Any increase in public spending ‘unlikely to come from tax’

14 Mar 18

The government will find it hard to increase spending on public services even if it wishes to do so, the Institute for Fiscal Studies has warned after yesterday’s Spring Statement.

Chancellor Philip Hammond held out the prospect of announcing more public spending in his autumn Budget.

But the IFS said UK public finances faced substantial pressures that must be addressed whether or not the government meets its target of eliminating the deficit by the mid-2020s.

Deputy director Carl Emmerson said at a briefing on the statement today that national debt was falling but was still at twice its pre-crisis share of national income.

He said the scope for spending more of tax revenue on public services could be limited because there were fewer taxpayers.

The increases in income tax thresholds and other reforms meant that only 56% of adults paid income tax, against 66% in 2007–08.

Just 1% of income tax payers contributed 28% of this revenue source, making it highly sensitive to any change in their circumstances, and a significant number were EU nationals who might depart after Brexit.

Hammond said yesterday that he would this autumn set out the parameters for a Spending Review in 2019.
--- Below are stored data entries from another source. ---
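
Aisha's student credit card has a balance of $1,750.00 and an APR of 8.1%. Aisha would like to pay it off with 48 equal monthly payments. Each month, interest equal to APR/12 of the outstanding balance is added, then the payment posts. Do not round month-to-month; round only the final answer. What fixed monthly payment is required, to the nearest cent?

$42.80

Monthly rate r = 8.1%/12 = 0.675% = 0.00675.
Level-payment amortization: P = B₀·r / (1 − (1+r)^(−n)) = 1750.00·0.00675 / (1 − 1.00675^(−48)).
Denominator 1 − (1+r)^(−48) = 0.275961996.
P = 11.8125 / 0.275961996 ≈ 42.80.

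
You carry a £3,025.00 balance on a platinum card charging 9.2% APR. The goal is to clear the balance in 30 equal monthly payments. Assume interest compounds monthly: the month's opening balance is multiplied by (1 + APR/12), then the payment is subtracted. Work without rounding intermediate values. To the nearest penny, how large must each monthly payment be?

Monthly rate r = 9.2%/12 = 0.766667% = 0.00766667.
Level-payment amortization: P = B₀·r / (1 − (1+r)^(−n)) = 3025.00·0.00766667 / (1 − 1.00767^(−30)).
Denominator 1 − (1+r)^(−30) = 0.204769138.
P = 23.1917 / 0.204769138 ≈ 113.26.

£113.26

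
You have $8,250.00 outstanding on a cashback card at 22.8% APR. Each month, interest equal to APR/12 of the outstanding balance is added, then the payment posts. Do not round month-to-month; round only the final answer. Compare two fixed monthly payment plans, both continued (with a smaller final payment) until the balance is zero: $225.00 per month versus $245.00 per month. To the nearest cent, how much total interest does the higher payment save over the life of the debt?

$969.26

Monthly rate r = 22.8%/12 = 1.9% = 0.019.
At $225.00/mo: n = ⌈−ln(1 − rB₀/P)/ln(1+r)⌉ = 64 payments (last $86.00); total interest = total paid − $8,250.00 = $6,011.00.
At $245.00/mo: 55 payments (last $61.74); total interest $5,041.74.
Interest saved = $6,011.00 − $5,041.74 = $969.26.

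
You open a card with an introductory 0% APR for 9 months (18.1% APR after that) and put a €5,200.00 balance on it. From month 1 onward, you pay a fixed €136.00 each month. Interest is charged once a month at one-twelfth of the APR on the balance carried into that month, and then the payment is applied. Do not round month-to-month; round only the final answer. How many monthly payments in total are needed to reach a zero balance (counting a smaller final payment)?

48 months

Promo months 1–9 at r₀ = 0%/12 = 0; months 10+ at r₁ = 18.1%/12 = 0.0150833.
After month 9 (no interest yet): B = €5,200.00 − 9·€136.00 = €3,976.00.
Then at r₁ with €136.00/mo: n₂ = −ln(1 − r₁·B/P)/ln(1+r₁) ≈ 38.85 → 39 more payments.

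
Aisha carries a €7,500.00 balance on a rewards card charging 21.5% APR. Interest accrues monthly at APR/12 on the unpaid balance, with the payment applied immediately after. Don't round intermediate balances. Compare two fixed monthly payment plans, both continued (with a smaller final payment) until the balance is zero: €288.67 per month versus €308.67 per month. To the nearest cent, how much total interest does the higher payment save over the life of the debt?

Monthly rate r = 21.5%/12 = 1.79167% = 0.0179167.
At €288.67/mo: n = ⌈−ln(1 − rB₀/P)/ln(1+r)⌉ = 36 payments (last €79.94); total interest = total paid − €7,500.00 = €2,683.39.
At €308.67/mo: 33 payments (last €57.18); total interest €2,434.62.
Interest saved = €2,683.39 − €2,434.62 = €248.77.

€248.77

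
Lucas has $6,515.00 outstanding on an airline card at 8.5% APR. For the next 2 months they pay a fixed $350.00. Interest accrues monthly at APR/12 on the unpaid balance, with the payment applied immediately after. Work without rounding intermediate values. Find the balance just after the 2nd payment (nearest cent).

Monthly rate r = 8.5%/12 = 0.708333% = 0.00708333.
Each month: B ← B·(1+r) − $350.00.
Month 1: interest $46.15; balance after payment $6,211.15.
Month 2: interest $44.00; balance after payment $5,905.14.

$5,905.14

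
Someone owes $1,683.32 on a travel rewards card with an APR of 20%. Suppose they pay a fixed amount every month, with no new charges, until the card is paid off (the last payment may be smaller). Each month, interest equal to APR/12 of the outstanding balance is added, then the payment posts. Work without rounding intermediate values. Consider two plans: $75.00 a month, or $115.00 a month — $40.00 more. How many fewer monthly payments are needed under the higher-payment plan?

Monthly rate r = 20%/12 = 1.66667% = 0.0166667.
At $75.00/mo: n = ⌈−ln(1 − rB₀/P)/ln(1+r)⌉ = 29 payments (last $25.99); total interest = total paid − $1,683.32 = $442.67.
At $115.00/mo: 17 payments (last $105.76); total interest $262.44.
Payments saved = 29 − 17 = 12.

12 fewer payments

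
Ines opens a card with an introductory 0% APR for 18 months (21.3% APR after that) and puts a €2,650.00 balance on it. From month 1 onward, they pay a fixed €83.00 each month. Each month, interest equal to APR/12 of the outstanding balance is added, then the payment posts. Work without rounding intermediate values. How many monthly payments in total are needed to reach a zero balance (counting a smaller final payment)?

Promo months 1–18 at r₀ = 0%/12 = 0; months 19+ at r₁ = 21.3%/12 = 0.01775.
After month 18 (no interest yet): B = €2,650.00 − 18·€83.00 = €1,156.00.
Then at r₁ with €83.00/mo: n₂ = −ln(1 − r₁·B/P)/ln(1+r₁) ≈ 16.14 → 17 more payments.

35 payments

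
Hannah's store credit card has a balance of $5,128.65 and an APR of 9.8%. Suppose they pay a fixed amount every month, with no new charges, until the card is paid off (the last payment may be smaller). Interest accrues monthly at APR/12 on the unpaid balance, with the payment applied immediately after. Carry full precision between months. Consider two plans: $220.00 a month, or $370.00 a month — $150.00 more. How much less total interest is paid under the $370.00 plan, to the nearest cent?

$247.15

Monthly rate r = 9.8%/12 = 0.816667% = 0.00816667.
At $220.00/mo: n = ⌈−ln(1 − rB₀/P)/ln(1+r)⌉ = 26 payments (last $212.49); total interest = total paid − $5,128.65 = $583.84.
At $370.00/mo: 15 payments (last $285.34); total interest $336.69.
Interest saved = $583.84 − $336.69 = $247.15.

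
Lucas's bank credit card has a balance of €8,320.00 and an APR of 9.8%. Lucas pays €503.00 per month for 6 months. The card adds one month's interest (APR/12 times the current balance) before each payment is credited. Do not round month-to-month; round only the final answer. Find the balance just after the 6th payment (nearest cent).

Monthly rate r = 9.8%/12 = 0.816667% = 0.00816667.
Each month: B ← B·(1+r) − €503.00.
Month 1: interest €67.95; balance after payment €7,884.95.
Month 2: interest €64.39; balance after payment €7,446.34.
Month 3: interest €60.81; balance after payment €7,004.15.
Month 4: interest €57.20; balance after payment €6,558.35.
Month 5: interest €53.56; balance after payment €6,108.91.
Month 6: interest €49.89; balance after payment €5,655.80.

€5,655.80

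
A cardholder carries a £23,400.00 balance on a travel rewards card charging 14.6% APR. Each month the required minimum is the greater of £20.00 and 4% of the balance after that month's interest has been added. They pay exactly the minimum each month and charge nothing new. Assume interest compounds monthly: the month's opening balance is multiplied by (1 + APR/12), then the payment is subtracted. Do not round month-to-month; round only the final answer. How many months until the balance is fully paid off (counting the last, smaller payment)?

164 months

Monthly rate r = 14.6%/12 = 1.21667% = 0.0121667.
While 4% of the post-interest balance exceeds £20.00, each month B ← (B·(1+r))·(1 − 0.04), i.e. B shrinks by the factor (1+r)·0.96 = 0.97168.
This holds for months 1–135. Entering month 136 the balance is £484.01; 4% of the post-interest balance is now below £20.00, so the flat £20.00 minimum applies from here.
From month 136 a fixed £20.00 at rate r clears £484.01 in 29 more payments. Total: 135 + 29 = 164 months.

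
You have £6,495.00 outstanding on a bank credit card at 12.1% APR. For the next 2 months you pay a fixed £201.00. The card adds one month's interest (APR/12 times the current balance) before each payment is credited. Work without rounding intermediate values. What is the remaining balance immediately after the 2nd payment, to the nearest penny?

Monthly rate r = 12.1%/12 = 1.00833% = 0.0100833.
Each month: B ← B·(1+r) − £201.00.
Month 1: interest £65.49; balance after payment £6,359.49.
Month 2: interest £64.12; balance after payment £6,222.62.

£6,222.62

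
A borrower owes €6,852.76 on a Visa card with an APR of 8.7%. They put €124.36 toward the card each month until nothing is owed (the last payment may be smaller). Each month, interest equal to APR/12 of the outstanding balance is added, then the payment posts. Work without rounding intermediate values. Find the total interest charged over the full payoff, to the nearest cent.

€1,927.14

Monthly rate r = 8.7%/12 = 0.725% = 0.00725.
Payoff takes n = ⌈−ln(1 − rB₀/P)/ln(1+r)⌉ = ⌈70.600⌉ = 71 payments; the last is €74.70.
Total paid = 70·€124.36 + €74.70 = €8,779.90.
Total interest = total paid − principal = €8,779.90 − €6,852.76 = €1,927.14.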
Emmerson noted budget forecasts implied day-to-day departmental spending over the three years to 2022–23 falling in real per-capita terms by 2%, something he said would cost an extra £7bn if a political decision were taken to avoid such cuts.

There were pressures to do so because of clear signs of strain in public services - in particular in the NHS, prison service and local government - which had markedly worsened over the past two years, Emmerson noted.
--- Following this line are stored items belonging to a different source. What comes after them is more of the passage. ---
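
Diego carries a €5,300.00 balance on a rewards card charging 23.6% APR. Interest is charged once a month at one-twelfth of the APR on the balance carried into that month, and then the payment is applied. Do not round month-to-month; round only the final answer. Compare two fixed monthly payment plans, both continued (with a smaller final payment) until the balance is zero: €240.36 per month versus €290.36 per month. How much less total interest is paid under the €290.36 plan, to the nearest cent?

Monthly rate r = 23.6%/12 = 1.96667% = 0.0196667.
At €240.36/mo: n = ⌈−ln(1 − rB₀/P)/ln(1+r)⌉ = 30 payments (last €46.70); total interest = total paid − €5,300.00 = €1,717.14.
At €290.36/mo: 23 payments (last €242.32); total interest €1,330.24.
Interest saved = €1,717.14 − €1,330.24 = €386.90.

€386.90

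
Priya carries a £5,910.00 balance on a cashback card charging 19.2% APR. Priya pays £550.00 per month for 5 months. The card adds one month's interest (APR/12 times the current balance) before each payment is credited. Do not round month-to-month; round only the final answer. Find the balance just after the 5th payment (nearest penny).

£3,558.75

Monthly rate r = 19.2%/12 = 1.6% = 0.016.
Each month: B ← B·(1+r) − £550.00.
Month 1: interest £94.56; balance after payment £5,454.56.
Month 2: interest £87.27; balance after payment £4,991.83.
Month 3: interest £79.87; balance after payment £4,521.70.
Month 4: interest £72.35; balance after payment £4,044.05.
Month 5: interest £64.70; balance after payment £3,558.75.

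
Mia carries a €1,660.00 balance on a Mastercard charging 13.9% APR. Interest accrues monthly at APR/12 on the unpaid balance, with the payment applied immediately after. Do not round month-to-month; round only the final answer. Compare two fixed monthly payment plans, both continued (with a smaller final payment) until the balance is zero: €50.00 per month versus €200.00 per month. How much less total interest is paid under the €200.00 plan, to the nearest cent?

€351.92

Monthly rate r = 13.9%/12 = 1.15833% = 0.0115833.
At €50.00/mo: n = ⌈−ln(1 − rB₀/P)/ln(1+r)⌉ = 43 payments (last €7.52); total interest = total paid − €1,660.00 = €447.52.
At €200.00/mo: 9 payments (last €155.60); total interest €95.60.
Interest saved = €447.52 − €95.60 = €351.92.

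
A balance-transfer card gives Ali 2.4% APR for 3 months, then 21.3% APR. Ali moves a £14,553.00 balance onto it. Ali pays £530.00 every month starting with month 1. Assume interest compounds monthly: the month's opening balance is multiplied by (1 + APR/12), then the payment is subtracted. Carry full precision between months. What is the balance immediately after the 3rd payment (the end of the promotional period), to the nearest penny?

Promo months 1–3 at r₀ = 2.4%/12 = 0.002; months 4+ at r₁ = 21.3%/12 = 0.01775.
After month 3: iterate B ← B·(1+r₀) − £530.00 for 3 months → £13,047.31.

£13,047.31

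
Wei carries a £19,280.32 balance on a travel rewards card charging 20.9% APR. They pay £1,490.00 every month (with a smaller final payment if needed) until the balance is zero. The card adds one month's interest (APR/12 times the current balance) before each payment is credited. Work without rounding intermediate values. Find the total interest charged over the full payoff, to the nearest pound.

£2,758

Monthly rate r = 20.9%/12 = 1.74167% = 0.0174167.
Payoff takes n = ⌈−ln(1 − rB₀/P)/ln(1+r)⌉ = ⌈14.790⌉ = 15 payments; the last is £1,178.60.
Total paid = 14·£1,490.00 + £1,178.60 = £22,038.60.
Total interest = total paid − principal = £22,038.60 − £19,280.32 = £2,758.28.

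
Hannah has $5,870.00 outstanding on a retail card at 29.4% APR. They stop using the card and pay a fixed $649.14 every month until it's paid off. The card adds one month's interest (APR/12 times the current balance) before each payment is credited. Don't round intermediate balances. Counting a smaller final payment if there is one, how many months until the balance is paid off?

11 payments

Monthly rate r = 29.4%/12 = 2.45% = 0.0245.
Recurrence: B ← B·(1+r) − $649.14.
Month 1: interest $143.81; balance after payment $5,364.67.
Month 2: interest $131.43; balance after payment $4,846.97.
Closed form: n = −ln(1 − rB₀/P)/ln(1+r) = −ln(0.77845)/ln(1.0245) ≈ 10.347, so the balance reaches zero during payment 11.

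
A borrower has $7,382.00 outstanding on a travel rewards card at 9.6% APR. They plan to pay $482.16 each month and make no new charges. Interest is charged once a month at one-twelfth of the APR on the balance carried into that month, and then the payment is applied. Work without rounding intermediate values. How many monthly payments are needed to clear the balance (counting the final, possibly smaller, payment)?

17 payments

Monthly rate r = 9.6%/12 = 0.8% = 0.008.
Recurrence: B ← B·(1+r) − $482.16.
Month 1: interest $59.06; balance after payment $6,958.90.
Month 2: interest $55.67; balance after payment $6,532.41.
Closed form: n = −ln(1 − rB₀/P)/ln(1+r) = −ln(0.87752)/ln(1.008) ≈ 16.397, so the balance reaches zero during payment 17.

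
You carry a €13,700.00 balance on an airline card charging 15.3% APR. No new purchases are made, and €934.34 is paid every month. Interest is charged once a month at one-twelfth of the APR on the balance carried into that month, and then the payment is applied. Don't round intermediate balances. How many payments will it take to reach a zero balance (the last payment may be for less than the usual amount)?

17 months

Monthly rate r = 15.3%/12 = 1.275% = 0.01275.
Recurrence: B ← B·(1+r) − €934.34.
Month 1: interest €174.68; balance after payment €12,940.33.
Month 2: interest €164.99; balance after payment €12,170.98.
Closed form: n = −ln(1 − rB₀/P)/ln(1+r) = −ln(0.81305)/ln(1.01275) ≈ 16.336, so the balance reaches zero during payment 17.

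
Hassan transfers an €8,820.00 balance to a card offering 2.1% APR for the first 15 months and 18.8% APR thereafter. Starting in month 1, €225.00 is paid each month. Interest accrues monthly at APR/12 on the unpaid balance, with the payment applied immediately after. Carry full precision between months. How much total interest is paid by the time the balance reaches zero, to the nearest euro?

Promo months 1–15 at r₀ = 2.1%/12 = 0.00175; months 16+ at r₁ = 18.8%/12 = 0.0156667.
After month 15: iterate B ← B·(1+r₀) − €225.00 for 15 months → €5,637.72.
Then at r₁ with €225.00/mo: n₂ = −ln(1 − r₁·B/P)/ln(1+r₁) ≈ 32.07 → 33 more payments.
Total paid = 47·€225.00 + €15.21 = €10,590.21; interest = €10,590.21 − €8,820.00 = €1,770.21.

€1,770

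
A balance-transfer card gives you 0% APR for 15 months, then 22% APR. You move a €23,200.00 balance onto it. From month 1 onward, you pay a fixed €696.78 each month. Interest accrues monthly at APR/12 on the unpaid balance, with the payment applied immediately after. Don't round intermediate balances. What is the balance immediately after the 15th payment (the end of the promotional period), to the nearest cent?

Promo months 1–15 at r₀ = 0%/12 = 0; months 16+ at r₁ = 22%/12 = 0.0183333.
After month 15 (no interest yet): B = €23,200.00 − 15·€696.78 = €12,748.30.

€12,748.30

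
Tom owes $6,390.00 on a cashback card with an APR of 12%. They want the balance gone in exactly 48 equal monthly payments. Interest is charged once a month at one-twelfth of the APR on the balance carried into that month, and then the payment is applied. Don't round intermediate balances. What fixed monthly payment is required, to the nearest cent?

$168.27

Monthly rate r = 12%/12 = 1% = 0.01.
Level-payment amortization: P = B₀·r / (1 − (1+r)^(−n)) = 6390.00·0.01 / (1 − 1.01^(−48)).
Denominator 1 − (1+r)^(−48) = 0.379739595.
P = 63.9 / 0.379739595 ≈ 168.27.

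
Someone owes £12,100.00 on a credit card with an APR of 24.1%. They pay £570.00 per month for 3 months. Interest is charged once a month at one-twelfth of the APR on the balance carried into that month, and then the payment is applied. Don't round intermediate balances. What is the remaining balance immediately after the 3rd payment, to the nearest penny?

Monthly rate r = 24.1%/12 = 2.00833% = 0.0200833.
Each month: B ← B·(1+r) − £570.00.
Month 1: interest £243.01; balance after payment £11,773.01.
Month 2: interest £236.44; balance after payment £11,439.45.
Month 3: interest £229.74; balance after payment £11,099.19.

£11,099.19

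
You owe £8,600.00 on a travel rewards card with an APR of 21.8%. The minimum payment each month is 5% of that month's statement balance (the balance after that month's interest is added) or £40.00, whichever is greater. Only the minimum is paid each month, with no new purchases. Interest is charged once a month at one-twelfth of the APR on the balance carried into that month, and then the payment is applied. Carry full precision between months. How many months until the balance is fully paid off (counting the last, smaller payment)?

Monthly rate r = 21.8%/12 = 1.81667% = 0.0181667.
While 5% of the post-interest balance exceeds £40.00, each month B ← (B·(1+r))·(1 − 0.05), i.e. B shrinks by the factor (1+r)·0.95 = 0.96726.
This holds for months 1–72. Entering month 73 the balance is £782.63; 5% of the post-interest balance is now below £40.00, so the flat £40.00 minimum applies from here.
From month 73 a fixed £40.00 at rate r clears £782.63 in 25 more payments. Total: 72 + 25 = 97 months.

97 months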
IFS director Paul Johnson said the Spring Statement came near the tenth anniversary of the last pre-crisis Budget, since when the economy had broken records for poor performance and showed little sign of generating enough growth to significantly raise public spending.

“The deficit this year is projected to come in about £4bn less than expected in the autumn, and about £13bn less than projected in the March 2017 Budget,” Johnson said.

“That is good news, largely driven by better than expected tax receipts. That good news largely washes out over the next few years, however.”

He said the structural deficit in 2019-20 was “almost unchanged” and despite the economy being £300bn smaller than pre-crisis forecasts suggested, it now lacked the spare capacity to grow.

“Growth projections remain very subdued,” he said. “At no point in the next five years does the OBR believe that annual growth will exceed 1.5%.”

Although borrowing was now down to pre-crisis levels, UK growth prospects remained among the worst in the G20 and Brexit uncertainties meant, “there remains plenty of risk on the downside”.

Hammond’s greatest challenge in this context would be to “balance growing demands for spending increases against his desire to balance the books in the mid-2020s, “ Johnson said.

He noted many public services “are struggling in a way that they were not two or three years ago”, and “local government, having done a remarkable job of coping with cuts, is showing the strain”.

It was unclear where money would come from to meet pay awards above the now-abolished 1% cap, while substantial cuts to working age benefits had yet to take effect.